One of the most generic questions is: "Tell me about yourself." Even a question this basic is important, because the interviewer wants to get a feel for your personality. No, they don't really want to know about the new diet you're trying, or which show you binge-watched over the weekend; they want to know what skills you will bring to their company, and how you'll jibe with the people in the workplace.

Are you a team player? Do you like to take on responsibility and leadership roles? Are you the type of person who would come in early and leave late to finish an important project? It's important to be cautious when telling the interviewer about yourself, because you don't want to ramble. Your response to each question should be brief, yet clear. Being succinct in your interview indicates that you can communicate effectively.

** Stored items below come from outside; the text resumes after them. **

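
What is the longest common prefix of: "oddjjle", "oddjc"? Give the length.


Words: oddjjle, oddjc
  Position 0: all 'o' => match
  Position 1: all 'd' => match
  Position 2: all 'd' => match
  Position 3: all 'j' => match
  Position 4: ('j', 'c') => mismatch, stop
LCP = "oddj" (length 4)

4


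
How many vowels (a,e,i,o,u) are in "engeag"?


Input: engeag
Checking each character:
  'e' at position 0: vowel (running total: 1)
  'n' at position 1: consonant
  'g' at position 2: consonant
  'e' at position 3: vowel (running total: 2)
  'a' at position 4: vowel (running total: 3)
  'g' at position 5: consonant
Total vowels: 3

3


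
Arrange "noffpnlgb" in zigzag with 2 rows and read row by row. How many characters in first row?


Zigzag "noffpnlgb" into 2 rows:
Placing characters:
  'n' => row 0
  'o' => row 1
  'f' => row 0
  'f' => row 1
  'p' => row 0
  'n' => row 1
  'l' => row 0
  'g' => row 1
  'b' => row 0
Rows:
  Row 0: "nfplb"
  Row 1: "ofng"
First row length: 5

5


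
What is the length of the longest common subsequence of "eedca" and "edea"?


LCS of "eedca" and "edea"
DP table:
           e    d    e    a
      0    0    0    0    0
  e   0    1    1    1    1
  e   0    1    1    2    2
  d   0    1    2    2    2
  c   0    1    2    2    2
  a   0    1    2    2    3
LCS length = dp[5][4] = 3

3


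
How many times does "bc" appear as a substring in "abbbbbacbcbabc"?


Searching for "bc" in "abbbbbacbcbabc"
Scanning each position:
  Position 0: "ab" => no
  Position 1: "bb" => no
  Position 2: "bb" => no
  Position 3: "bb" => no
  Position 4: "bb" => no
  Position 5: "ba" => no
  Position 6: "ac" => no
  Position 7: "cb" => no
  Position 8: "bc" => MATCH
  Position 9: "cb" => no
  Position 10: "ba" => no
  Position 11: "ab" => no
  Position 12: "bc" => MATCH
Total occurrences: 2

2


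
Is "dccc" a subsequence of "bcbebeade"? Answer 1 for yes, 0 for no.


Check if "dccc" is a subsequence of "bcbebeade"
Greedy scan:
  Position 0 ('b'): no match needed
  Position 1 ('c'): no match needed
  Position 2 ('b'): no match needed
  Position 3 ('e'): no match needed
  Position 4 ('b'): no match needed
  Position 5 ('e'): no match needed
  Position 6 ('a'): no match needed
  Position 7 ('d'): matches sub[0] = 'd'
  Position 8 ('e'): no match needed
Only matched 1/4 characters => not a subsequence

0


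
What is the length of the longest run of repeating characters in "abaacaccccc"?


Input: "abaacaccccc"
Scanning for longest run:
  Position 1 ('b'): new char, reset run to 1
  Position 2 ('a'): new char, reset run to 1
  Position 3 ('a'): continues run of 'a', length=2
  Position 4 ('c'): new char, reset run to 1
  Position 5 ('a'): new char, reset run to 1
  Position 6 ('c'): new char, reset run to 1
  Position 7 ('c'): continues run of 'c', length=2
  Position 8 ('c'): continues run of 'c', length=3
  Position 9 ('c'): continues run of 'c', length=4
  Position 10 ('c'): continues run of 'c', length=5
Longest run: 'c' with length 5

5


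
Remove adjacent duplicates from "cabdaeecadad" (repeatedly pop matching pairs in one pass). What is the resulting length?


Input: cabdaeecadad
Stack-based adjacent duplicate removal:
  Read 'c': push. Stack: c
  Read 'a': push. Stack: ca
  Read 'b': push. Stack: cab
  Read 'd': push. Stack: cabd
  Read 'a': push. Stack: cabda
  Read 'e': push. Stack: cabdae
  Read 'e': matches stack top 'e' => pop. Stack: cabda
  Read 'c': push. Stack: cabdac
  Read 'a': push. Stack: cabdaca
  Read 'd': push. Stack: cabdacad
  Read 'a': push. Stack: cabdacada
  Read 'd': push. Stack: cabdacadad
Final stack: "cabdacadad" (length 10)

10


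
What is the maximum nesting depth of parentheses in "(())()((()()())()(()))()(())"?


Input: "(())()((()()())()(()))()(())"
Tracking depth:
  Position 0 '(': depth becomes 1
  Position 1 '(': depth becomes 2
  Position 2 ')': depth becomes 1
  Position 3 ')': depth becomes 0
  Position 4 '(': depth becomes 1
  Position 5 ')': depth becomes 0
  Position 6 '(': depth becomes 1
  Position 7 '(': depth becomes 2
  Position 8 '(': depth becomes 3
  Position 9 ')': depth becomes 2
  Position 10 '(': depth becomes 3
  Position 11 ')': depth becomes 2
  Position 12 '(': depth becomes 3
  Position 13 ')': depth becomes 2
  Position 14 ')': depth becomes 1
  Position 15 '(': depth becomes 2
  Position 16 ')': depth becomes 1
  Position 17 '(': depth becomes 2
  Position 18 '(': depth becomes 3
  Position 19 ')': depth becomes 2
  Position 20 ')': depth becomes 1
  Position 21 ')': depth becomes 0
  Position 22 '(': depth becomes 1
  Position 23 ')': depth becomes 0
  Position 24 '(': depth becomes 1
  Position 25 '(': depth becomes 2
  Position 26 ')': depth becomes 1
  Position 27 ')': depth becomes 0
Maximum depth reached: 3

3


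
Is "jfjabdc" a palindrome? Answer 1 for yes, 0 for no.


Input: jfjabdc
Reversed: cdbajfj
  Compare pos 0 ('j') with pos 6 ('c'): MISMATCH
  Compare pos 1 ('f') with pos 5 ('d'): MISMATCH
  Compare pos 2 ('j') with pos 4 ('b'): MISMATCH
Result: not a palindrome

0


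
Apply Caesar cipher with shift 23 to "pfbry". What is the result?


Caesar cipher: shift "pfbry" by 23
  'p' (pos 15) + 23 = pos 12 = 'm'
  'f' (pos 5) + 23 = pos 2 = 'c'
  'b' (pos 1) + 23 = pos 24 = 'y'
  'r' (pos 17) + 23 = pos 14 = 'o'
  'y' (pos 24) + 23 = pos 21 = 'v'
Result: mcyov

mcyov


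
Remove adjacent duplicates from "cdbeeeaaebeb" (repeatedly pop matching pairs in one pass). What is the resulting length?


Input: cdbeeeaaebeb
Stack-based adjacent duplicate removal:
  Read 'c': push. Stack: c
  Read 'd': push. Stack: cd
  Read 'b': push. Stack: cdb
  Read 'e': push. Stack: cdbe
  Read 'e': matches stack top 'e' => pop. Stack: cdb
  Read 'e': push. Stack: cdbe
  Read 'a': push. Stack: cdbea
  Read 'a': matches stack top 'a' => pop. Stack: cdbe
  Read 'e': matches stack top 'e' => pop. Stack: cdb
  Read 'b': matches stack top 'b' => pop. Stack: cd
  Read 'e': push. Stack: cde
  Read 'b': push. Stack: cdeb
Final stack: "cdeb" (length 4)

4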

Make sure not to oversell yourself; but don't undersell yourself either. Even if they seem obvious, always highlight your accomplishments. If interviewing for a position in a specific business field, for example, provide metrics to detail your progress and past developments.

However, don't boast about your previous successes. Even if you have a laundry list of accomplishments, arrogance is rarely appreciated, especially from a college student who is relatively inexperienced compared to other adults in the field. Be honest about the skills you possess, and make sure to explain why those skills are useful for the particular job or internship position you are seeking.

If you are moving from one company to another, the interviewer might ask why you are deciding to leave. Again, don't beat around the bush. Be honest about your goals for the future, and how the company you are interviewing for aligns with your plans. However, it is never appropriate to complain about your current company; even if your boss was unbearable, whining about them does not come across well to the person interviewing you. It is important to remain tactful when explaining why you want to move on from your current place of employment.

Although this summary of tips could be much more exhaustive, the major points highlighted above are some crucial things to consider. Remember that nerves before an interview are completely natural, but try not to get caught up in the pressure of it all. Composure and confidence are among the best tools to develop before walking into an interview.